Great. That's just what I need: to have the go-to guy be the one person I'm determined to avoid.

"He spends a lot of time around the office, so he'll be much easier to catch than his dad," Molly tells me.

"Oh, right. Cool. Um, sorry, you…Quick question. You said he's here full-time? Like, he has a job here? Right now?"

"I mean, ‘job' is probably stretching it. He kind of floats around everywhere, you know? As much as I hate this phrase because I think it's super gross, he really does have his finger in a lot of pies. Like, every pie Arrowmile's got to offer."

"You're right. That is a…super gross phrase."

Molly's distracted by her frantically buzzing phone. "Shit, that's my next meeting. I've gotta go, sorry, Anna. But this has been fun!
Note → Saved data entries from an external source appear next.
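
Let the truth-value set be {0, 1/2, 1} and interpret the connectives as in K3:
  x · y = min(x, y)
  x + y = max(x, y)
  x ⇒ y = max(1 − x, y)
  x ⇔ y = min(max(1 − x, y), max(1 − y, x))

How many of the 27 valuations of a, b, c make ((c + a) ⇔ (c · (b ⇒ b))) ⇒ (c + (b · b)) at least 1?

17

value 1: 17 assignments (counts)
value 1/2: 9 assignments
value 0: 1 assignment
So 17 of the 27 assignments meet the threshold.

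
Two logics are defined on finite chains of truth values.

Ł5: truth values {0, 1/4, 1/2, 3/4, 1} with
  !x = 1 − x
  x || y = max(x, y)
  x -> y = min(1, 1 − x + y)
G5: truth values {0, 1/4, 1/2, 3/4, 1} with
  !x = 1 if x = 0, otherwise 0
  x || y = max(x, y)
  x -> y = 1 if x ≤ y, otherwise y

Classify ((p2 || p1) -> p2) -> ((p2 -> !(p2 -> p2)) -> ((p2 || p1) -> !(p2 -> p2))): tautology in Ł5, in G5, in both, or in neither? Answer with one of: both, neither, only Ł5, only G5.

In Ł5: every assignment gives 1 — tautology.
In G5: every assignment gives 1 — tautology.

both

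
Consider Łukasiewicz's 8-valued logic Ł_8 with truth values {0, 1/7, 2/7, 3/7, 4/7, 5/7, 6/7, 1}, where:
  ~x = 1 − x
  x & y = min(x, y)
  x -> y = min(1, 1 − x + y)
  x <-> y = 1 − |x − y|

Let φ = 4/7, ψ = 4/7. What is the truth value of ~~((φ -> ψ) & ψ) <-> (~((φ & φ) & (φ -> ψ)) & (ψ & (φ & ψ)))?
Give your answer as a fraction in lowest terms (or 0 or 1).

6/7

φ -> ψ = 4/7 -> 4/7 = 1
(φ -> ψ) & ψ = 1 & 4/7 = 4/7
~((φ -> ψ) & ψ) = ~4/7 = 3/7
~~((φ -> ψ) & ψ) = ~3/7 = 4/7
φ & φ = 4/7 & 4/7 = 4/7
φ -> ψ = 4/7 -> 4/7 = 1
(φ & φ) & (φ -> ψ) = 4/7 & 1 = 4/7
~((φ & φ) & (φ -> ψ)) = ~4/7 = 3/7
φ & ψ = 4/7 & 4/7 = 4/7
ψ & (φ & ψ) = 4/7 & 4/7 = 4/7
~((φ & φ) & (φ -> ψ)) & (ψ & (φ & ψ)) = 3/7 & 4/7 = 3/7
~~((φ -> ψ) & ψ) <-> (~((φ & φ) & (φ -> ψ)) & (ψ & (φ & ψ))) = 4/7 <-> 3/7 = 6/7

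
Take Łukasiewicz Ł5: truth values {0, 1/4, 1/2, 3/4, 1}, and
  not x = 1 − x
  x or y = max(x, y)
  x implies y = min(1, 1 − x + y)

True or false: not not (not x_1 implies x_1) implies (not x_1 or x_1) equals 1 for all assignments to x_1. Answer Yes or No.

Counterexample: take x_1 = 1/2.
not x_1 = not 1/2 = 1/2
not x_1 implies x_1 = 1/2 implies 1/2 = 1
not (not x_1 implies x_1) = not 1 = 0
not not (not x_1 implies x_1) = not 0 = 1
not x_1 = not 1/2 = 1/2
not x_1 or x_1 = 1/2 or 1/2 = 1/2
not not (not x_1 implies x_1) implies (not x_1 or x_1) = 1 implies 1/2 = 1/2
This gives 1/2 ≠ 1.

No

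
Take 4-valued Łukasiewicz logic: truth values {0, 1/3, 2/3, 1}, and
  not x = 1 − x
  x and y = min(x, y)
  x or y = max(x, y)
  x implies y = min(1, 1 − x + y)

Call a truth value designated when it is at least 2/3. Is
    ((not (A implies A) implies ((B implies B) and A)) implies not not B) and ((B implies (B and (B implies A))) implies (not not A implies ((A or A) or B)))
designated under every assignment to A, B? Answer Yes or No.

No

Counterexample: take A = 0, B = 0.
A implies A = 0 implies 0 = 1
not (A implies A) = not 1 = 0
B implies B = 0 implies 0 = 1
(B implies B) and A = 1 and 0 = 0
not (A implies A) implies ((B implies B) and A) = 0 implies 0 = 1
not B = not 0 = 1
not not B = not 1 = 0
(not (A implies A) implies ((B implies B) and A)) implies not not B = 1 implies 0 = 0
B implies A = 0 implies 0 = 1
B and (B implies A) = 0 and 1 = 0
B implies (B and (B implies A)) = 0 implies 0 = 1
not A = not 0 = 1
not not A = not 1 = 0
A or A = 0 or 0 = 0
(A or A) or B = 0 or 0 = 0
not not A implies ((A or A) or B) = 0 implies 0 = 1
(B implies (B and (B implies A))) implies (not not A implies ((A or A) or B)) = 1 implies 1 = 1
((not (A implies A) implies ((B implies B) and A)) implies not not B) and ((B implies (B and (B implies A))) implies (not not A implies ((A or A) or B))) = 0 and 1 = 0
This gives 0, which is below 2/3.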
Don't be afraid to reach out if there's ever anything I can help with or if you want to spend some time shadowing us in marketing. And seriously—Lloyd's your guy. Make use of him!"

"Thanks, I will!" I call after her as she hurries toward the lifts, hoping she didn't see my crossed fingers.

Lloyd is anything but "my guy."

NEW EMAIL DRAFT

Dear Lloyd,

I don't know how you've done it, but you've got them all fooled. You've got everyone thinking you're some stand-up guy, with that winning smile and oodles of charm. You just radiate it, and they've all fallen for it.

I did, too.

You fooled me, worse than anyone. How am I supposed to forgive you for that?

Never mind forgive you. How am I supposed to move past it, pretend it doesn't bother me? It does. I'll never admit it to you, but it bothers the hell out of me. I liked you. And now I very much the opposite of like you. Would it have killed you to just talk to me last week?

I just wish I'd known who you really were, before you kissed me.